At B-CC, however, our progressive environment allows for more encompassing discussions. Ms. Lizarzo, a  B-CC health teacher, recalls, “MCPS became the only county back in the 90s to even show how to put on condoms. We were quite progressive for the time.” 

In her class, the most important thing is honesty. “MCPS has given me [diagrams] that the clitoris is not even on. I’m like, oh hell, some man did this? Then I talk about it because the girls don’t know, don’t even talk about it,” she lamented. 

“I’m in the classroom every day, so  I’m reminded of what it is to be fifteen. It sucks. How a girl feels about herself during high school is intense because most girls don’t like themselves, they don’t even know who they are.” 

She makes a massive effort to make sure all students are included: “I do talk about if it’s two girls when they’re going they’re gonna have sex, how can we protect ourselves?”

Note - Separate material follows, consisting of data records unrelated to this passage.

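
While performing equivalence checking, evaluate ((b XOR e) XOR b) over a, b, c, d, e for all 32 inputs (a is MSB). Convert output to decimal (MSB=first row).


Formula: ((b XOR e) XOR b) over a, b, c, d, e (32 rows)
Evaluate each row (bits = a,b,c,d,e, MSB first):
  row 0 [00000]: ((0 XOR 0) XOR 0) -> 0
  row 1 [00001]: ((0 XOR 1) XOR 0) -> 1
  row 2 [00010]: ((0 XOR 0) XOR 0) -> 0
  row 3 [00011]: ((0 XOR 1) XOR 0) -> 1
  row 4 [00100]: ((0 XOR 0) XOR 0) -> 0
  row 5 [00101]: ((0 XOR 1) XOR 0) -> 1
  row 6 [00110]: ((0 XOR 0) XOR 0) -> 0
  row 7 [00111]: ((0 XOR 1) XOR 0) -> 1
  row 8 [01000]: ((1 XOR 0) XOR 1) -> 0
  row 9 [01001]: ((1 XOR 1) XOR 1) -> 1
  row 10 [01010]: ((1 XOR 0) XOR 1) -> 0
  row 11 [01011]: ((1 XOR 1) XOR 1) -> 1
  row 12 [01100]: ((1 XOR 0) XOR 1) -> 0
  row 13 [01101]: ((1 XOR 1) XOR 1) -> 1
  row 14 [01110]: ((1 XOR 0) XOR 1) -> 0
  row 15 [01111]: ((1 XOR 1) XOR 1) -> 1
  row 16 [10000]: ((0 XOR 0) XOR 0) -> 0
  row 17 [10001]: ((0 XOR 1) XOR 0) -> 1
  row 18 [10010]: ((0 XOR 0) XOR 0) -> 0
  row 19 [10011]: ((0 XOR 1) XOR 0) -> 1
  row 20 [10100]: ((0 XOR 0) XOR 0) -> 0
  row 21 [10101]: ((0 XOR 1) XOR 0) -> 1
  row 22 [10110]: ((0 XOR 0) XOR 0) -> 0
  row 23 [10111]: ((0 XOR 1) XOR 0) -> 1
  row 24 [11000]: ((1 XOR 0) XOR 1) -> 0
  row 25 [11001]: ((1 XOR 1) XOR 1) -> 1
  row 26 [11010]: ((1 XOR 0) XOR 1) -> 0
  row 27 [11011]: ((1 XOR 1) XOR 1) -> 1
  row 28 [11100]: ((1 XOR 0) XOR 1) -> 0
  row 29 [11101]: ((1 XOR 1) XOR 1) -> 1
  row 30 [11110]: ((1 XOR 0) XOR 1) -> 0
  row 31 [11111]: ((1 XOR 1) XOR 1) -> 1
Full result column, 4 rows per line (a,b,c fixed per line; d,e runs 00..11 left to right):
  rows 0-3 [a,b,c=000]: 0101  = hex 5
  rows 4-7 [a,b,c=001]: 0101  = hex 5
  rows 8-11 [a,b,c=010]: 0101  = hex 5
  rows 12-15 [a,b,c=011]: 0101  = hex 5
  rows 16-19 [a,b,c=100]: 0101  = hex 5
  rows 20-23 [a,b,c=101]: 0101  = hex 5
  rows 24-27 [a,b,c=110]: 0101  = hex 5
  rows 28-31 [a,b,c=111]: 0101  = hex 5
Output column (row 0 .. row 31) = 01010101010101010101010101010101
Output column grouped in 4s = 0101 0101 0101 0101 0101 0101 0101 0101 = 0x55555555
Convert to decimal digit by digit (value = value*16 + digit):
  5 -> 5
  5*16 + 5 = 85
  85*16 + 5 = 1365
  1365*16 + 5 = 21845
  21845*16 + 5 = 349525
  349525*16 + 5 = 5592405
  5592405*16 + 5 = 89478485
  89478485*16 + 5 = 1431655765
Decimal = 1431655765

1431655765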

She shared she wants her students to see themselves reflected in lessons, and learn to love themselves. She aims to create the health education she wishes she got in high school: “We all want to be accepted, it doesn’t matter whether you’re a teenager or you’re my age, we still want the same thing. To be loved without exceptions.” 

She continues, “The program is not perfect, but it’s better than it used to be.” 

Education about sex is far from an easy thing to approach. But facilitating the most honest and direct conversations possible is the best thing any of us can do to ensure students and adults alike can make good choices about their sex lives, as well as just understand their own bodies. 

After all, your sexual health should be just that: healthy.